Sadly we cannot care for everyone in our small rural hospital – oftentimes patients may need an investigation which we cannot offer (eg CT scan, angiogram) or have complex needs requiring tertiary level care.
So we often need to talk to our metropolitan colleagues to arrange transfer – whether by commercial carrier, RFDS fixed-wing or occasionally rotary-wing retrieval with the excellent medSTAR.
I was taught ISOBAR (recently contracted to ISBAR) for handover – not a bad tool. I like it because it introduces a level of both formality but also structure to our communication.
Identify (yourself and patient)
Situation (brief description of the problem)
Observations (relevant obs)
Background (relevant PMHx)
Assessment (what you think is going on)
Response/Readback (what needs doing & a verbal readback of handover)
But this doesn’t always happen.
This week was a classic example; I had to transfer a patient up to town with an acute abdomen. After a few minutes at switchboard, I was put through to the Duty Surgical Registrar.
Me : “Hello”
DSR : “Yes?”
Me : “Hi there. It’s Dr Tim from Kangaroo Island. I need to talk to you about a hospital patient with an acute abdomen. Is that the duty surgical registrar?”
DSR : “….”
Me : “Hello?”
DSR : “…yes?”
Me : “Are you the duty surgical registrar”

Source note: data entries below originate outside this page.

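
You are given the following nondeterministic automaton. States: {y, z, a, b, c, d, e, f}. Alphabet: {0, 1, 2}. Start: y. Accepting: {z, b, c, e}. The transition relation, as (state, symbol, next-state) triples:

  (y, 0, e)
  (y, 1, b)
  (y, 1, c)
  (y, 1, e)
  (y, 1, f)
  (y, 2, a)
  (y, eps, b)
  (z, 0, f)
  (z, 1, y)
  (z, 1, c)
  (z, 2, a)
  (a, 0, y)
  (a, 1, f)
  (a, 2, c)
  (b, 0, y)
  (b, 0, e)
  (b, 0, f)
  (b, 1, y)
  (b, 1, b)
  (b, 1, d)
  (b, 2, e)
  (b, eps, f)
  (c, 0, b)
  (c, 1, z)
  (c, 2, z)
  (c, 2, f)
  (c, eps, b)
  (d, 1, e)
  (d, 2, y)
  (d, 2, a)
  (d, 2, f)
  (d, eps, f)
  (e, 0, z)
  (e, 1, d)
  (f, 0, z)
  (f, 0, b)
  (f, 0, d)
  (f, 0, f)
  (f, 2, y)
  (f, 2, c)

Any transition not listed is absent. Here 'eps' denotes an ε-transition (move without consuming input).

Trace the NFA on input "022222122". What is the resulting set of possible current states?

{y, z, a, b, c, e, f}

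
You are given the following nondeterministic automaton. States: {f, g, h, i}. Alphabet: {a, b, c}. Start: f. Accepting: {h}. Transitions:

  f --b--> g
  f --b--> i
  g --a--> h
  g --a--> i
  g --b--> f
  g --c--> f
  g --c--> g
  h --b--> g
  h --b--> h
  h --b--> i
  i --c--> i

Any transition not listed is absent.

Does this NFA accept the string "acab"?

No

Start in {f}.
Read 'a': {f} → ∅.
The set is empty and remains empty for the remaining 3 symbols.
The final set ∅ contains no accepting state.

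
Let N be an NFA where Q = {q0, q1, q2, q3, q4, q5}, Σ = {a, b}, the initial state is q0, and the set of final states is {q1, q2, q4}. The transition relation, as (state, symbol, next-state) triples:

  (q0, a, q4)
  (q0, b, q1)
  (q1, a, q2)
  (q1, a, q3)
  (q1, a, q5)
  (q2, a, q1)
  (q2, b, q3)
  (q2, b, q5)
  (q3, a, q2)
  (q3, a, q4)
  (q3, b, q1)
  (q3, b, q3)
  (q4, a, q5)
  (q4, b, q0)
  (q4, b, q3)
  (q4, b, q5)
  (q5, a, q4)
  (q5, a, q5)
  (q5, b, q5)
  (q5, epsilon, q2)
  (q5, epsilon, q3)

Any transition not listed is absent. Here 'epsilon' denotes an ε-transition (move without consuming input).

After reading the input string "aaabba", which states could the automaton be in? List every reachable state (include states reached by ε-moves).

{q1, q2, q3, q4, q5}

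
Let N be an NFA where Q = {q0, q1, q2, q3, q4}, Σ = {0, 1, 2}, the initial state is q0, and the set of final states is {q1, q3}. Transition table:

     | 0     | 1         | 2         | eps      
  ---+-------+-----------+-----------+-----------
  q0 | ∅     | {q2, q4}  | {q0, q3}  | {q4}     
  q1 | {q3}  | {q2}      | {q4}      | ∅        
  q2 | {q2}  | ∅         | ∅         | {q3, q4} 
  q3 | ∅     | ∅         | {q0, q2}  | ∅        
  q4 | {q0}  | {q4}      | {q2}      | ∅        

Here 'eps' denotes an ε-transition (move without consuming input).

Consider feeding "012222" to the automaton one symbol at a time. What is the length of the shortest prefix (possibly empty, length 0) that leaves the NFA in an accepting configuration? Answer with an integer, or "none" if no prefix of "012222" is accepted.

2

Start: ε-closure({q0}) = {q0, q4}.
Read '0': q0→∅, q4→{q0}; union {q0}; ε-closure = {q0, q4}.
Read '1': q0→{q2, q4}, q4→{q4}; union {q2, q4}; ε-closure = {q2, q3, q4}.
None of the earlier sets intersect F, but {q2, q3, q4} does.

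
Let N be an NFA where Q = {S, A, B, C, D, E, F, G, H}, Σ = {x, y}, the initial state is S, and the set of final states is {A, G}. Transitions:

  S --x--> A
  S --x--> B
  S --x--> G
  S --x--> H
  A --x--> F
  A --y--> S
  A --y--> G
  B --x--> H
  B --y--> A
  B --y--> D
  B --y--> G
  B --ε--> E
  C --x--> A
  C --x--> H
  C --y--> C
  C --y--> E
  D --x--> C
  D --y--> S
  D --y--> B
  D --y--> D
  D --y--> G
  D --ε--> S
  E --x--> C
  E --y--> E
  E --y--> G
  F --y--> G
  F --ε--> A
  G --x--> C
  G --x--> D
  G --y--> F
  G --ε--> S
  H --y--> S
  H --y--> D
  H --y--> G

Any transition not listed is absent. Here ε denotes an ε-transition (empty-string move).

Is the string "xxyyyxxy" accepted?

Yes

Start in {S}.
Read 'x': S→{A, B, G, H}; union {A, B, G, H}; ε-closure = {S, A, B, E, G, H}.
Read 'x': S→{A, B, G, H}, A→{F}, B→{H}, E→{C}, G→{C, D}, H→∅; union {A, B, C, D, F, G, H}; ε-closure = {S, A, B, C, D, E, F, G, H}.
Read 'y': S→∅, A→{S, G}, B→{A, D, G}, C→{C, E}, D→{S, B, D, G}, E→{E, G}, F→{G}, G→{F}, H→{S, D, G}; now {S, A, B, C, D, E, F, G}.
Read 'y': S→∅, A→{S, G}, B→{A, D, G}, C→{C, E}, D→{S, B, D, G}, E→{E, G}, F→{G}, G→{F}; now {S, A, B, C, D, E, F, G}.
Read 'y': S→∅, A→{S, G}, B→{A, D, G}, C→{C, E}, D→{S, B, D, G}, E→{E, G}, F→{G}, G→{F}; now {S, A, B, C, D, E, F, G}.
Read 'x': S→{A, B, G, H}, A→{F}, B→{H}, C→{A, H}, D→{C}, E→{C}, F→∅, G→{C, D}; union {A, B, C, D, F, G, H}; ε-closure = {S, A, B, C, D, E, F, G, H}.
Read 'x': S→{A, B, G, H}, A→{F}, B→{H}, C→{A, H}, D→{C}, E→{C}, F→∅, G→{C, D}, H→∅; union {A, B, C, D, F, G, H}; ε-closure = {S, A, B, C, D, E, F, G, H}.
Read 'y': S→∅, A→{S, G}, B→{A, D, G}, C→{C, E}, D→{S, B, D, G}, E→{E, G}, F→{G}, G→{F}, H→{S, D, G}; now {S, A, B, C, D, E, F, G}.
The final set {S, A, B, C, D, E, F, G} contains the accepting states A, G.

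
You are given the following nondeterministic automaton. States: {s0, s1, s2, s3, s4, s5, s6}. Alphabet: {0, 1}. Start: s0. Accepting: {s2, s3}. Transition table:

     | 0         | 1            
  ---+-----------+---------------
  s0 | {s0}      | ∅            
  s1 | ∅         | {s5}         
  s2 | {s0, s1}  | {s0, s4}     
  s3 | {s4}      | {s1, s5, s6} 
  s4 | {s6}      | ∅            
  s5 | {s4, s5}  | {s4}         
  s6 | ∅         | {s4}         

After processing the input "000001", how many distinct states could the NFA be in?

Start in {s0}.
Read '0': s0→{s0}; now {s0}.
Read '0': s0→{s0}; now {s0}.
Read '0': s0→{s0}; now {s0}.
Read '0': s0→{s0}; now {s0}.
Read '0': s0→{s0}; now {s0}.
Read '1': s0→∅; now ∅.
That set has 0 states.

0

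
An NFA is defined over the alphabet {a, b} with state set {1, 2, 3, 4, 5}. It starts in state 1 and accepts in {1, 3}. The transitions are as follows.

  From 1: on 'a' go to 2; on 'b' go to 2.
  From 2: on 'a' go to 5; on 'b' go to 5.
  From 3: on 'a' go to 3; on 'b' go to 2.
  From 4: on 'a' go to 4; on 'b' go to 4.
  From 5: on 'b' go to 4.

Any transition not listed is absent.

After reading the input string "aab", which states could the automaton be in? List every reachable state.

{4}

Start in {1}.
Read 'a': 1→{2}; now {2}.
Read 'a': 2→{5}; now {5}.
Read 'b': 5→{4}; now {4}.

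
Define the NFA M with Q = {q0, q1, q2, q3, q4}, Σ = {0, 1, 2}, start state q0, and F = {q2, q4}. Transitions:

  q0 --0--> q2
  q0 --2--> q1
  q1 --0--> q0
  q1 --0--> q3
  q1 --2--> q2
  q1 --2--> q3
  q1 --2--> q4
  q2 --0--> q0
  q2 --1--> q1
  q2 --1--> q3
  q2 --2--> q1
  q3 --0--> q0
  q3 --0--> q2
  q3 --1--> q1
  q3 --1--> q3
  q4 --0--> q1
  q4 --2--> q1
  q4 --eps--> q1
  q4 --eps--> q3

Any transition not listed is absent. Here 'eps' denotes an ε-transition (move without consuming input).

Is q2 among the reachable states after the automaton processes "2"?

No

Start in {q0}.
Read '2': q0→{q1}; now {q1}.
State q2 is not in {q1}.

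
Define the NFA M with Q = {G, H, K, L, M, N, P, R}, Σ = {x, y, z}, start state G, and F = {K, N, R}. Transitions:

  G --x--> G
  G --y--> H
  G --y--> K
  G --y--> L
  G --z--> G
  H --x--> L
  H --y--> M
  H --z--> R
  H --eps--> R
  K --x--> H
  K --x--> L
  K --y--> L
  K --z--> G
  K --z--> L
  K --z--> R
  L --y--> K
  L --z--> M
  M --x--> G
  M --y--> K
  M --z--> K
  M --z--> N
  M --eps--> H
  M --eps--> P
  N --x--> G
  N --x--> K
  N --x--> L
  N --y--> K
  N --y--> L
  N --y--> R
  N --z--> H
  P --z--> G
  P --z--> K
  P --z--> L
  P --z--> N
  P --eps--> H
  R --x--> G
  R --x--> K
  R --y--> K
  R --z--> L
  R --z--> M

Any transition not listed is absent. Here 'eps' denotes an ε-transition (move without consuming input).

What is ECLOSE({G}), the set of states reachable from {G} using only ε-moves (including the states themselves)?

{G}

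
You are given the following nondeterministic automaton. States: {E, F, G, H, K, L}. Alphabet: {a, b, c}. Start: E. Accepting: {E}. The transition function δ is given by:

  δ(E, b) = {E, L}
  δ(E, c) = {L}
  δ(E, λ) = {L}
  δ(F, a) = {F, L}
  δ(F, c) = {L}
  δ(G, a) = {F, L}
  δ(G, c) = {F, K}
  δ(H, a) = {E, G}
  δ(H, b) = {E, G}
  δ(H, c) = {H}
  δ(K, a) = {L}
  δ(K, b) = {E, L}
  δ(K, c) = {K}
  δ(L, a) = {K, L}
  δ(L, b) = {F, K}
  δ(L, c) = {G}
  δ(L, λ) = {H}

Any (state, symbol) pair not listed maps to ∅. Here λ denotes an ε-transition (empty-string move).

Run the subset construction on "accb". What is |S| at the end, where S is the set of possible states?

6

Start: ε-closure({E}) = {E, H, L}.
Read 'a': {E, H, L} → {E, G, H, K, L}.
Read 'c': {E, G, H, K, L} → {F, G, H, K, L}.
Read 'c': {F, G, H, K, L} → {F, G, H, K, L}.
Read 'b': {F, G, H, K, L} → {E, F, G, H, K, L}.
That set has 6 states.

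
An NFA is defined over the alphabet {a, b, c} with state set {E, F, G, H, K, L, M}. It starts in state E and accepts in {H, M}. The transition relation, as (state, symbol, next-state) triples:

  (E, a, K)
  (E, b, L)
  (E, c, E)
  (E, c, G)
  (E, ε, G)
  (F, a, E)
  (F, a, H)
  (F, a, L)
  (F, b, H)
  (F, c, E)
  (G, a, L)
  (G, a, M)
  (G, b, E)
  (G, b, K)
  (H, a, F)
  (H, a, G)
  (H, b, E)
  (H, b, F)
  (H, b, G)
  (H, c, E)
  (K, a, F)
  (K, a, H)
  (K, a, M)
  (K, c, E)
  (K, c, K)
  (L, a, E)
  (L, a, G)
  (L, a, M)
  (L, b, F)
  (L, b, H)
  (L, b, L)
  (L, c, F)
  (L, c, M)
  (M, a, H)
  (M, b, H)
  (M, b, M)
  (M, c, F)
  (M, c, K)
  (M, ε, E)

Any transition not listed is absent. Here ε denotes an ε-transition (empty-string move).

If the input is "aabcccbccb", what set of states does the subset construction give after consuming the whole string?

Start: ε-closure({E}) = {E, G}.
Read 'a': E→{K}, G→{L, M}; union {K, L, M}; ε-closure = {E, G, K, L, M}.
Read 'a': E→{K}, G→{L, M}, K→{F, H, M}, L→{E, G, M}, M→{H}; now {E, F, G, H, K, L, M}.
Read 'b': E→{L}, F→{H}, G→{E, K}, H→{E, F, G}, K→∅, L→{F, H, L}, M→{H, M}; now {E, F, G, H, K, L, M}.
Read 'c': E→{E, G}, F→{E}, G→∅, H→{E}, K→{E, K}, L→{F, M}, M→{F, K}; now {E, F, G, K, M}.
Read 'c': E→{E, G}, F→{E}, G→∅, K→{E, K}, M→{F, K}; now {E, F, G, K}.
Read 'c': E→{E, G}, F→{E}, G→∅, K→{E, K}; now {E, G, K}.
Read 'b': E→{L}, G→{E, K}, K→∅; union {E, K, L}; ε-closure = {E, G, K, L}.
Read 'c': E→{E, G}, G→∅, K→{E, K}, L→{F, M}; now {E, F, G, K, M}.
Read 'c': E→{E, G}, F→{E}, G→∅, K→{E, K}, M→{F, K}; now {E, F, G, K}.
Read 'b': E→{L}, F→{H}, G→{E, K}, K→∅; union {E, H, K, L}; ε-closure = {E, G, H, K, L}.

{E, G, H, K, L}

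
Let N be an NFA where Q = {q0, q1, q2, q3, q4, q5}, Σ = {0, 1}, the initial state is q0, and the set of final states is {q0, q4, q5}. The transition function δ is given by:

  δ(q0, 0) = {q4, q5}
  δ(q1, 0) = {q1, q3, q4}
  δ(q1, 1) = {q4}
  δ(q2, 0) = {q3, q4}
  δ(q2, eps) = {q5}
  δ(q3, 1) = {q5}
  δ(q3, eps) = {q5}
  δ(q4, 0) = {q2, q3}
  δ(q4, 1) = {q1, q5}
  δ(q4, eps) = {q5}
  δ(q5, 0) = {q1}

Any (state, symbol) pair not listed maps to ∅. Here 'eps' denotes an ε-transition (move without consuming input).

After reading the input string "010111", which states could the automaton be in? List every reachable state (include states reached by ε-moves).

{q1, q4, q5}

Start in {q0}.
Read '0': {q0} → {q4, q5}.
Read '1': {q4, q5} → {q1, q5}.
Read '0': {q1, q5} → {q1, q3, q4, q5}.
Read '1': {q1, q3, q4, q5} → {q1, q4, q5}.
Read '1': {q1, q4, q5} → {q1, q4, q5}.
Read '1': {q1, q4, q5} → {q1, q4, q5}.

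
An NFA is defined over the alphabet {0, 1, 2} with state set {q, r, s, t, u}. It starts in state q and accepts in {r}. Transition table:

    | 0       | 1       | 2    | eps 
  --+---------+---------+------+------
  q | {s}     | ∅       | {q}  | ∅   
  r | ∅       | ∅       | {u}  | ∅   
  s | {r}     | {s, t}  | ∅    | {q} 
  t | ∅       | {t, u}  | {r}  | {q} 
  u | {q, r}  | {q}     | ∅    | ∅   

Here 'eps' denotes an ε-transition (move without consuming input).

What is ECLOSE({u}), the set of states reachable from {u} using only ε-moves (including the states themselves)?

Begin with {u}.
No ε-moves leave this set, so the closure equals the set itself.

{u}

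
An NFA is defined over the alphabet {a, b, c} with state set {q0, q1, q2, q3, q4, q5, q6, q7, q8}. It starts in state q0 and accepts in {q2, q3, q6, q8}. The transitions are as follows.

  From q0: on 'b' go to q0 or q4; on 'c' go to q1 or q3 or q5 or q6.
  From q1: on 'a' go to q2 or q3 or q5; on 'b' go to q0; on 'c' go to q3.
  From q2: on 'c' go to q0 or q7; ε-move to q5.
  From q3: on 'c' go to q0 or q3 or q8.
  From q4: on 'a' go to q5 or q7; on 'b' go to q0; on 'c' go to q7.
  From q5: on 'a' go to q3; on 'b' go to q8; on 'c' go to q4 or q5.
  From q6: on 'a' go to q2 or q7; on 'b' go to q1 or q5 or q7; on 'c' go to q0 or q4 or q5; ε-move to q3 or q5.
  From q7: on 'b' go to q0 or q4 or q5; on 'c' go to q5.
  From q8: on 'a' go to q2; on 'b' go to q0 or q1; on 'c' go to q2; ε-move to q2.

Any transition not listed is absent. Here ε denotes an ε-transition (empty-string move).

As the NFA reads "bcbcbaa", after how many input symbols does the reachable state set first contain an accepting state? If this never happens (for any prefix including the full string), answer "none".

2

Start in {q0}.
Read 'b': q0→{q0, q4}; now {q0, q4}.
Read 'c': q0→{q1, q3, q5, q6}, q4→{q7}; now {q1, q3, q5, q6, q7}.
None of the earlier sets intersect F, but {q1, q3, q5, q6, q7} does.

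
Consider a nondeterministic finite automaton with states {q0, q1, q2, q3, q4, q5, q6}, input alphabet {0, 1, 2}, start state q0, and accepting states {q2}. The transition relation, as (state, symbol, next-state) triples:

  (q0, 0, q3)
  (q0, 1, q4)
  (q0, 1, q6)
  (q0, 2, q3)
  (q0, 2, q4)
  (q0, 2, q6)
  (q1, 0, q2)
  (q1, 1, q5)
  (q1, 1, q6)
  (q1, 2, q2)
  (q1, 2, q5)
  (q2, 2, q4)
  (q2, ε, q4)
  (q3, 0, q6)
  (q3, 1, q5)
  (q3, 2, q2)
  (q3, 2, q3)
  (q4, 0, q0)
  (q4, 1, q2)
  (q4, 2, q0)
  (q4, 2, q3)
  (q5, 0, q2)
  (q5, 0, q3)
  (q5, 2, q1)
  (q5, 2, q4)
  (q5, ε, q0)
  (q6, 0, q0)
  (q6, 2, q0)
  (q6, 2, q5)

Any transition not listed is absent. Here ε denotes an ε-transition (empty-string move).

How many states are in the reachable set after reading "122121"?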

DSR : “Have you spoken to ED?”
Me : “No, not yet – this patient has a surgical problem and I need to tell the surgical team – are you the registrar I need to talk to?”
DSR : “I am on for hepatobiliary”
Me : “Great. Does that mean you are the admitting surgical team of the day?”
DSR : “……maybe. Has he been seen by Emergency?”
Me : “No. He would be an interhospital transfer. I don’t want to dump him in ED, he needs to be seen by the surgeons. Can I tell you about this patient?”
DSR : “I am on for Hep-Bil until 5”
Me : “OK, he’s a 72 yo man with a 24 hr history of acute abdominal pain, jaundiced, raised LFTs and requiring opiate analgesia. Clinically I suspect pancreatitis and want to ….
DSR : “Just send him to emergency”
Me : “Oh….OK….can I just get your name, so that ED know who I have spoken to”
DSR : CLICK – HANG UP
So much for ISBAR.
I don’t want to ‘point the bone’ at any particular hospital doctor or specialty – or indeed fellow primary care doctors. We all have bad days, we are all busy.
It is more of a system failure than an individual failure – so we need to embed tools like ISBAR into our day-to-day work…a sort of ‘handover checklist’ if you like.
This is important, as I reckon many medical errors are due to failure to communicate between clinicians. A recent Coroner’s report from communication failure is illustrative.
Regardless of who is at fault, we all need to do better.